12. Meaningless

2K 271 60
                                    

Jika sebuah berita sudah sampai ke telinga Joan, maka tidak butuh waktu lama untuk menyebar ke seluruh anak Nayanika. Padahal Jeje sudah berikan wanti-wanti supaya Joan tutup mulut soal Kamila sebelum Kevin kenalkan perempuan itu pada yang lain. Akan tetapi, Joan adalah Joan, mana tahan untuk tidak cerita pada kekasihnya. Gisella, sama bocornya. Alhasil dari Joan ke Gisella, berlanjut ke Sheila, dan Sheila to the point bertanya ke Kevin di grup chat sehingga Arjuna dan Jamie praktis mengetahuinya. Kevin tak mengetik apa-apa sebagai balasan, melainkan menjawab dengan membawa langsung Kamila ke rumah Joan yang notabene adalah tempat nongkrong anak-anak Nayanika.

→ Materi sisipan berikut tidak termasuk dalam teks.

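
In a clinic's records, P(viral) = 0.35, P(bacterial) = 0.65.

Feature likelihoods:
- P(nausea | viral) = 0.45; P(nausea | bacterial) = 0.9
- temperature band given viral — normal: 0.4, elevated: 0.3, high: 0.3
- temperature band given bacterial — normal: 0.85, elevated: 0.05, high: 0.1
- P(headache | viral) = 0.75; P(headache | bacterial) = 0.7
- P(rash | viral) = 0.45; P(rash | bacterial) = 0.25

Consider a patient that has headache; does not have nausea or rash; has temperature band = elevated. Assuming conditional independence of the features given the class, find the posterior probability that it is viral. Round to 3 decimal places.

0.933

viral: 0.35 × (1−0.45) × 0.3 × 0.75 × (1−0.45) = 0.023821875
bacterial: 0.65 × (1−0.9) × 0.05 × 0.7 × (1−0.25) = 0.00170625
P(viral | x) = 0.023821875 / 0.025528125 ≈ 0.933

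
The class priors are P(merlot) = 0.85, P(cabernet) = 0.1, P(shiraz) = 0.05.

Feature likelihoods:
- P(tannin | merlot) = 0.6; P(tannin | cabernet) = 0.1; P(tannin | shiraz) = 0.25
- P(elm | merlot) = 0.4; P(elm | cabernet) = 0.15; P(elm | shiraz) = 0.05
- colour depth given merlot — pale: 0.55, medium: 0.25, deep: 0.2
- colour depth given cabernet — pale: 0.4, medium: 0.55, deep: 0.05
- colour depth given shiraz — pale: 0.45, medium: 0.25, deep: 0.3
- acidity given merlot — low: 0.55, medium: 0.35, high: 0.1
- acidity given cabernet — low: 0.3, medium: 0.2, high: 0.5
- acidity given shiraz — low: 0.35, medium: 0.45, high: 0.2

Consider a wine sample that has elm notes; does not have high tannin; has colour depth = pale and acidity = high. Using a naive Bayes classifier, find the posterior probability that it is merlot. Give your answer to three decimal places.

0.723

merlot: 0.85 × (1−0.6) × 0.4 × 0.55 × 0.1 = 0.00748
cabernet: 0.1 × (1−0.1) × 0.15 × 0.4 × 0.5 = 0.0027
shiraz: 0.05 × (1−0.25) × 0.05 × 0.45 × 0.2 = 0.00016875
P(merlot | x) = 0.00748 / 0.01034875 ≈ 0.723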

"Enggak sesuai harapan," kata Joan kepada Kevin yang duduk di sisinya.

"Apa?" tanya Kevin.

"Itu, Sheila." Joan mengedikkan dagu ke dalam rumah. "Anaknya malah kelihatan seneng-seneng aja lihat Kamila. It's a sign, bro. Step back."

Kedua lelaki itu berleha-leha di teras rumah, menikmati kopi bertemankan pisang goreng bertabur keju buatan Gisella. Yang lain di dalam, sibuk makan bakso seberat dua puluh lima kilogram yang dibeli Jeje dalam rangka menyambut kedatangan Kamila. Joan sampai heran sendiri. Kan Kamila gandengan barunya Kevin, lantas kenapa sang abang yang lakukan sambutan? Ya, tetapi tidak apa-apa, sih. Joan lihat-lihat Gisella kegirangan juga bisa menyantap bakso raksasa gratis.

Kevin terkekeh hambar, lantas menyesap batang nikotin dan mengembuskan asapnya ke udara.

"Gue jadi mikir," kata Kevin. Tatapnya terarah kosong ke langit malam, "dia mungkin enggak pernah suka balik. Selama ini gue kira Sheila gak mau karena trauma, tapi pas gue inget-inget lagi, dia emang gak pernah cemburu."

"Bener juga." Bukannya Joan mau memupus harapan Kevin, tetapi bagaimana lagi, kenyataan memang demikian adanya. "Lo pernah punya pacar beberapa kali, tapi Sheila gak kenapa-napa. Doi oke-oke aja, tuh. Malah sama si Anna-Anna itu jadi bestie, 'kan? Njir, nyet. Emang kudu mundur. Udahlah, gas si Kamila aja."

"Ini lagi diusahain."

"Kamila ngasih lampu ijo gak?"

"Kalau enggak ngapain dia mau gue ajak ke sini?" Kevin mendengkus.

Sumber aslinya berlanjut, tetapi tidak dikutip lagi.